I Read Alot
In a book that I have read over 15 times since the year that I turned 17 years old, there is a fingerprint on the outside page, in the right hand margin. It was there when I bought the book. I purchased the book at a little used bookstore in the dirty place called "Old Baytown", the store was named The Book Mark. I don't think the store is there anymore, but I loved it while it was. While I was young and not looking for anything that made me think too hard or look to far into myself. That was saved for the dark. For the time when it was just me and the looping tracks of Miles Davis and Charlie Parker.
The fingerprint is black ink. It is large and most assuredly from the hand of someone who never worried how they would defend their self. They would even scores with their hands. Their big powerful hands would leave marks where ever they had touched. Like books that would move on and on and farther and farther away from them. Though, their mark would go with that book and that book would forever remember those hands.
The circles inside this black inked print are tight wound and looking like they could explode into a tangle of madness at any moment. Surface structure is solid and calm. Only one print, and not a whole handful. I don't think it has been lonely over the years. A mark like that has memories and it is playing them in when you least expect it.
Fingerprints like this in a story of unrequited love are not natural, but I am overlooking that. I am making a story for the hand that left a piece of itself for me. I think the owner of this mark is somewhere just outside my vision and they are taunting me with the truth of their life.
I am not becoming obsessed with the mark nor who it belongs to. I have however given a thousand reasons to the mark there.

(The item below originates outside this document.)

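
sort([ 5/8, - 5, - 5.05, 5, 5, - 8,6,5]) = [ - 8, - 5.05, - 5 , 5/8, 5,5,5,6 ]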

It was the type setter on the printing of the book, and it was a pure accident. He had rubbed his bulky fingers across the press and reached for the book, making this one a unique copy but certainly not worth tossing. He let the print dry and the book rolled on and nothing more of it was ever said.
It was the hefty Russian cleaning lady of the publishing house where the book was stored. She would pull up a box of books and rest her tired feet and eat an apple somewhere around the midnight hour before giving the floors the last time over. She would often times pick up a copy of the latest thing being shipped out and her hands were marked in the ink of this business that she had been working to clean off of everything. In the faint light of the small firm she didn't even notice her print. It was as simple as that.
It was the first owner of the book. He was something of a recluse. He bought the books over the phone in bulk and had them delivered. He would read them with the tenacity of an overeater in a pie-eating contest. He would make hurried notes in his black and white composition book, smearing ink all about. He went back to reading his book and was as unconcerned with leaving a mark in it as he was with leaving crumbs in his bear. Tomorrow the delivery boy would pick them back up and bring new ones. These books would be of no effect on the new day.
Marks we leave behind are really not ours anymore, but they belong to the souls who are brave enough to carry them on and make new lives for them.
The fingerprint is black ink. It is large and most assuredly from the hand of someone who never worried how they would defend their self. They would even scores with their hands. Their big powerful hands would leave marks where ever they had touched. Like books that would move on and on and farther and farther away from them. Though, their mark would go with that book and that book would forever remember those hands.
The circles inside this black inked print are tight wound and looking like they could explode into a tangle of madness at any moment. Surface structure is solid and calm. Only one print, and not a whole handful. I don't think it has been lonely over the years. A mark like that has memories and it is playing them in when you least expect it.
Fingerprints like this in a story of unrequited love are not natural, but I am overlooking that. I am making a story for the hand that left a piece of itself for me. I think the owner of this mark is somewhere just outside my vision and they are taunting me with the truth of their life.
I am not becoming obsessed with the mark nor who it belongs to. I have however given a thousand reasons to the mark there.
It was the type setter on the printing of the book, and it was a pure accident. He had rubbed his bulky fingers across the press and reached for the book, making this one a unique copy but certainly not worth tossing. He let the print dry and the book rolled on and nothing more of it was ever said.
It was the hefty Russian cleaning lady of the publishing house where the book was stored. She would pull up a box of books and rest her tired feet and eat an apple somewhere around the midnight hour before giving the floors the last time over. She would often times pick up a copy of the latest thing being shipped out and her hands were marked in the ink of this business that she had been working to clean off of everything. In the faint light of the small firm she didn't even notice her print. It was as simple as that.
It was the first owner of the book. He was something of a recluse. He bought the books over the phone in bulk and had them delivered. He would read them with the tenacity of an overeater in a pie-eating contest. He would make hurried notes in his black and white composition book, smearing ink all about. He went back to reading his book and was as unconcerned with leaving a mark in it as he was with leaving crumbs in his bear. Tomorrow the delivery boy would pick them back up and bring new ones. These books would be of no effect on the new day.
Marks we leave behind are really not ours anymore, but they belong to the souls who are brave enough to carry them on and make new lives for them.